Something big was happening outside the Edificio Armada de Chile, the headquarters of the Chilean Navy in Valparaiso |
This was the final day in Valparaiso and Vina Del Mar, which meant the final day in Chile and the final day of this vacation trip. Correction: this was the final half-day. My flight is leaving for the USA at 8:40 p.m., and the airport is a two-hour drive away, which means the day's tourism will need to end before 2:00 p.m., to shower and check out, then catch a cab to the airport and do all the international travel niceties one must do everywhere around the globe before boarding an international flight.
This is the hotel where stayed for the Valparaiso/Vina Del Mar leg of this trip: the Novotel in Vina Del Mar.
This is the Iglesia de Los Padres Carmelitas a block from my hotel.
Like just about everything in Vina Del Mar, it's beautiful. It looks historic. But it's faux historic. Vina Del Mar was built for wealthy tourists to hang out somewhere that looks historic. Think of it as the Colonial Williamsburg of South American beach resorts.
It's the only "historic" looking building on Avenida Libertad, the main inland street in Vina Del Mar. And, truth be told, a faux historic looking church is 1000 times better than every suburban-modern church.
I don't think it is a "club" in the sense of a nightclub. It does not give off that vibe. I'm guessing it is/was the social club for Vina Del Mar high society.
Another example of a beautiful but faux historic church in Vina Del Mar, a city where artifice is not just on the surface, it goes down all the way to the city's core. I'm not saying that as an insult. It is what it is. In fact, it is yet-another great example of how Chile is the California of South America. California without the Californians! It's why I love Chile so.
"Puerto" is "Port" and the port is the reason there is a Valparaiso. For many years, this was the first port of any consequence a ship would reach after traversing the Straits of Magellan and Cape Horn in the time of global shipping before the opening of the Panama Canal.
It was lively at the port.
Unlike Vina Del Mar, Valparaiso is real historic, not faux historic. It's also scruffier. (Not sure why I used the -er here. There is nothing "scruffy" about Vina Del Mar. It's like talking about the scruffy parts of Carmel or La Jolla.)

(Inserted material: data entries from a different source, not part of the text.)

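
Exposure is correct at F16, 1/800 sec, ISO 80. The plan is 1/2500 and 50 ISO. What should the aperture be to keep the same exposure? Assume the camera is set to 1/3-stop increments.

f/7.1

Shutter speed: 1/800 → 1/1000 → 1/1250 → 1/1600 → 1/2000 → 1/2500 — 1 2/3 stops shorter (darker).
ISO: 80 → 64 → 50 — 2/3 stop dropped (darker).
Net change so far: 2 1/3 stops darker. Offset with the aperture: f/16 → f/14 → f/13 → f/11 → f/10 → f/9 → f/8 → f/7.1.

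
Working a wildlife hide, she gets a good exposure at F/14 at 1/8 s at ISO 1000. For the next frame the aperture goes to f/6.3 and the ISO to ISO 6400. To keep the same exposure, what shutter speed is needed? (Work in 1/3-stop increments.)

1/250s

Aperture: f/14 → f/13 → f/11 → f/10 → f/9 → f/8 → f/7.1 → f/6.3 — 2 1/3 stops opened up (brighter).
ISO: 1000 → 1250 → 1600 → 2000 → 2500 → 3200 → 4000 → 5000 → 6400 — 2 2/3 stops higher (brighter).
Net change so far: 5 stops brighter. Offset with the shutter speed: 1/8 → 1/10 → 1/13 → 1/15 → 1/20 → 1/25 → 1/30 → 1/40 → 1/50 → 1/60 → 1/80 → 1/100 → 1/125 → 1/160 → 1/200 → 1/250.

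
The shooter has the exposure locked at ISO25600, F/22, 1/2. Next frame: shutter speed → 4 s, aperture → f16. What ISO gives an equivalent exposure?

Shutter speed: 1/2 → 1 → 2 → 4 — 3 stops longer (brighter).
Aperture: f/22 → f/16 — 1 stop opened up (brighter).
Net change so far: 4 stops brighter. Offset with the ISO: 25600 → 12800 → 6400 → 3200 → 1600.

ISO 1600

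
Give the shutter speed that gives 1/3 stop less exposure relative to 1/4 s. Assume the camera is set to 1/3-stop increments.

Shutter speed: 1/4 → 1/5 — 1/3 stop faster (darker).

1/5s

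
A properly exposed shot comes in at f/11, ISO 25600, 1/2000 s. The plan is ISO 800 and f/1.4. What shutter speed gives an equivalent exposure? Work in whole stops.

ISO: 25600 → 12800 → 6400 → 3200 → 1600 → 800 — 5 stops lower (darker).
Aperture: f/11 → f/8 → f/5.6 → f/4 → f/2.8 → f/2 → f/1.4 — 6 stops wider (brighter).
Net change so far: 1 stop brighter. Offset with the shutter speed: 1/2000 → 1/4000.

1/4000s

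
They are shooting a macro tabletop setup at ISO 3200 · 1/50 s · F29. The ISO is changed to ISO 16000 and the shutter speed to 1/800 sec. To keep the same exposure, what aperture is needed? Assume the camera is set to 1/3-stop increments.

ISO: 3200 → 4000 → 5000 → 6400 → 8000 → 10000 → 12800 → 16000 — 2 1/3 stops raised (brighter).
Shutter speed: 1/50 → 1/60 → 1/80 → 1/100 → 1/125 → 1/160 → 1/200 → 1/250 → 1/320 → 1/400 → 1/500 → 1/640 → 1/800 — 4 stops faster (darker).
Net change so far: 1 2/3 stops darker. Offset with the aperture: f/29 → f/25 → f/22 → f/20 → f/18 → f/16.

f/16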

Today the monument was packed with naval officers. I later looked it up and Tuesday, May 21, is Navy Day in Chile. I am guessing that this day, being the weekend, was the day for the Navy Day parade in front of the Edificio Armada de Chile.
The parade was a mixture of dancers in festive costumes and old soldiers and sailors marching in uniforms.

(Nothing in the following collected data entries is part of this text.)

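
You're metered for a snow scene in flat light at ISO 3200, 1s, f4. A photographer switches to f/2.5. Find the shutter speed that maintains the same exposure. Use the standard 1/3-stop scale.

Aperture: f/4 → f/3.5 → f/3.2 → f/2.8 → f/2.5 — 1 1/3 stops larger aperture (brighter).
Need 1 1/3 stops darker from the shutter speed: 1 → 0.8 → 0.6 → 0.5 → 0.4.

0.4 s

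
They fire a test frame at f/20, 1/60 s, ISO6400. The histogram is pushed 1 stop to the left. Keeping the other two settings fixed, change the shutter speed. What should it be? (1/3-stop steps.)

Underexposed by 1 stop → need 1 stop brighter.
Shutter speed: 1/60 → 1/50 → 1/40 → 1/30.

1/30s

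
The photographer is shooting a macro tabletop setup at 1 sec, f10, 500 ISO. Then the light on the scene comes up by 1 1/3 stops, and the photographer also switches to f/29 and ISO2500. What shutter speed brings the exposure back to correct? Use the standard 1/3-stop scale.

Scene light: 1 1/3 stops brighter.
Aperture: f/10 → f/11 → f/13 → f/14 → f/16 → f/18 → f/20 → f/22 → f/25 → f/29 — 3 stops smaller aperture (darker).
ISO: 500 → 640 → 800 → 1000 → 1250 → 1600 → 2000 → 2500 — 2 1/3 stops higher (brighter).
Net so far: 2/3 stop brighter. Shutter speed: 1 → 0.8 → 0.6.

0.6 s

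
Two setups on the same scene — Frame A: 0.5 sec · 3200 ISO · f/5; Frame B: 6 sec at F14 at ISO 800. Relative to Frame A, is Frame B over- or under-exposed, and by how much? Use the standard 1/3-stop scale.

Aperture: f/5 → f/5.6 → f/6.3 → f/7.1 → f/8 → f/9 → f/10 → f/11 → f/13 → f/14 — 3 stops stopped down (darker).
Shutter speed: 0.5 → 0.6 → 0.8 → 1 → 1.3 → 1.6 → 2 → 2.5 → 3.2 → 4 → 5 → 6 — 3 2/3 stops longer (brighter).
ISO: 3200 → 2500 → 2000 → 1600 → 1250 → 1000 → 800 — 2 stops dropped (darker).
Net: −3 +3 2/3 −2 = −1 1/3 stops.

1 1/3 stops darker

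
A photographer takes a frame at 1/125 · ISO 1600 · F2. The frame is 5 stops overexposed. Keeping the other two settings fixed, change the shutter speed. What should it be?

1/4000s

Overexposed by 5 stops → need 5 stops darker.
Shutter speed: 1/125 → 1/250 → 1/500 → 1/1000 → 1/2000 → 1/4000.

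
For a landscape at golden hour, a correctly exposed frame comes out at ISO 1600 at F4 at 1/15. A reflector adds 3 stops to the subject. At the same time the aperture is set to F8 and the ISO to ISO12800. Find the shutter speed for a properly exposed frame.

Scene light: 3 stops brighter.
Aperture: f/4 → f/5.6 → f/8 — 2 stops smaller aperture (darker).
ISO: 1600 → 3200 → 6400 → 12800 — 3 stops raised (brighter).
Net so far: 4 stops brighter. Shutter speed: 1/15 → 1/30 → 1/60 → 1/125 → 1/250.

1/250s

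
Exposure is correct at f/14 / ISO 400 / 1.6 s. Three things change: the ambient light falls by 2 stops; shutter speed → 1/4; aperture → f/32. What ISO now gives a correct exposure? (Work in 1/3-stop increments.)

Scene light: 2 stops darker.
Shutter speed: 1.6 → 1.3 → 1 → 0.8 → 0.6 → 0.5 → 0.4 → 0.3 → 1/4 — 2 2/3 stops faster (darker).
Aperture: f/14 → f/16 → f/18 → f/20 → f/22 → f/25 → f/29 → f/32 — 2 1/3 stops stopped down (darker).
Net so far: 7 stops darker. ISO: 400 → 500 → 640 → 800 → 1000 → 1250 → 1600 → 2000 → 2500 → 3200 → 4000 → 5000 → 6400 → 8000 → 10000 → 12800 → 16000 → 20000 → 25600 → 32000 → 40000 → 51200.

ISO 51200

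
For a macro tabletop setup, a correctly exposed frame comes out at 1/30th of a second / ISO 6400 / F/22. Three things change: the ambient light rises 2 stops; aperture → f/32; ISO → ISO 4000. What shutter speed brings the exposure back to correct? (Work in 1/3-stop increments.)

1/40s

Scene light: 2 stops brighter.
Aperture: f/22 → f/25 → f/29 → f/32 — 1 stop smaller aperture (darker).
ISO: 6400 → 5000 → 4000 — 2/3 stop dropped (darker).
Net so far: 1/3 stop brighter. Shutter speed: 1/30 → 1/40.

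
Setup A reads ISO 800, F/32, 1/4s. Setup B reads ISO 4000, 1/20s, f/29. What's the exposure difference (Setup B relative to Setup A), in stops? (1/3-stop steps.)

Aperture: f/32 → f/29 — 1/3 stop wider (brighter).
Shutter speed: 1/4 → 1/5 → 1/6 → 1/8 → 1/10 → 1/13 → 1/15 → 1/20 — 2 1/3 stops shorter (darker).
ISO: 800 → 1000 → 1250 → 1600 → 2000 → 2500 → 3200 → 4000 — 2 1/3 stops higher (brighter).
Net: +1/3 −2 1/3 +2 1/3 = +1/3 stops.

1/3 stop brighter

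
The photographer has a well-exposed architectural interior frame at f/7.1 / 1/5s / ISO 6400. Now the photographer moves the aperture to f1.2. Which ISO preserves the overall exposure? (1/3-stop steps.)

ISO 200

Aperture: f/7.1 → f/6.3 → f/5.6 → f/5 → f/4.5 → f/4 → f/3.5 → f/3.2 → f/2.8 → f/2.5 → f/2.2 → f/2 → f/1.8 → f/1.6 → f/1.4 → f/1.2 — 5 stops wider (brighter).
Need 5 stops darker from the ISO: 6400 → 5000 → 4000 → 3200 → 2500 → 2000 → 1600 → 1250 → 1000 → 800 → 640 → 500 → 400 → 320 → 250 → 200.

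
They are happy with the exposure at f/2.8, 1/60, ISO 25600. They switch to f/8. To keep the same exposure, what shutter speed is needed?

Aperture: f/2.8 → f/4 → f/5.6 → f/8 — 3 stops smaller aperture (darker).
Need 3 stops brighter from the shutter speed: 1/60 → 1/30 → 1/15 → 1/8.

1/8s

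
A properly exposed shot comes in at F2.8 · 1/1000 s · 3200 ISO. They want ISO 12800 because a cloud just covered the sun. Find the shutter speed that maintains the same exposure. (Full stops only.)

1/4000s

ISO: 3200 → 6400 → 12800 — 2 stops higher (brighter).
Need 2 stops darker from the shutter speed: 1/1000 → 1/2000 → 1/4000.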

This is the Plaza Vergara, a large park in Vina Del Mar.
This is not Mr. Vergara, by the way, in the statue:
And this is the Parroquia Nuestra Señora De Dolores church:
Time is of the essence on this final half-day of vacation, so time to take the Metro to the end of the line: Puerto.
But things were even livelier at the Plaza Sotomayor, the main plaza is the oceanfront part of Valparaiso, and the Edificio Armada de Chile, the blue building that is the headquarters of the Chilean Navy.
This is the Plaza Sotomayor and its monument to the Héroes de Iquique, the Heroes of Iquique, that great naval battle of the latter 19th Century where the upstart Chilenos defeated what had been perceived as the superior navy, that of Peru, in the War of the Pacific.
Which meant I did not know how to get across the street that was closed off for blocks because of the Navy Day parade, Which meant I did not know how to get to the various funiculars of Valparaiso which, of course, were further inland and not right at the beachfront,
I thought the funiculars of Valparaiso would be like the two funiculars in Pittsburgh, lined up along one steep hillside, a respectable distance apart. No. Valparaiso has many more funiculars, not all of which are functioning at any one time, and they are haphazardly scattered throughout the city. And, for some reason, google maps was not working on my phone. So I had to find the funiculars by memory of what I had seen on google maps, which would have been difficult enough, but I had to do it with the main drag through the lower part of Valparaiso blocked off for a Navy Day parade. And I had to do it on limited time since today was only a half-day of vacationing, with the other half to be allocated to "flying back home at the end of the vacation," which is the why the final half-day of a vacation is not much fun.
By the way, Valparaiso Metro. The Valparaiso/Vina Del Mar area is served by a single metro that is a mixture of subterranean and surface. The "surface" part is a great ride as it goes right along the beach. And despite Valparaiso being gritty and graffitied and bohemian, the metro is clean, efficient and cheap. How cheap to ride? 500 pesos per ride, which translates more or less to 50 cents. Riding it along the Valparaiso oceanfront is one of the world's great travel bargains.
The Ascensor Baron was easy to find even without the aid of google maps.
But the bottom line was that there would be no funicular rides on my final half-day in Valparaiso as the time was drawing near to head back to the hotel to clean up for the overnight flight back to the USA. At least the sights to be seen from the Valparaiso were available for the low low price of 500 pesos.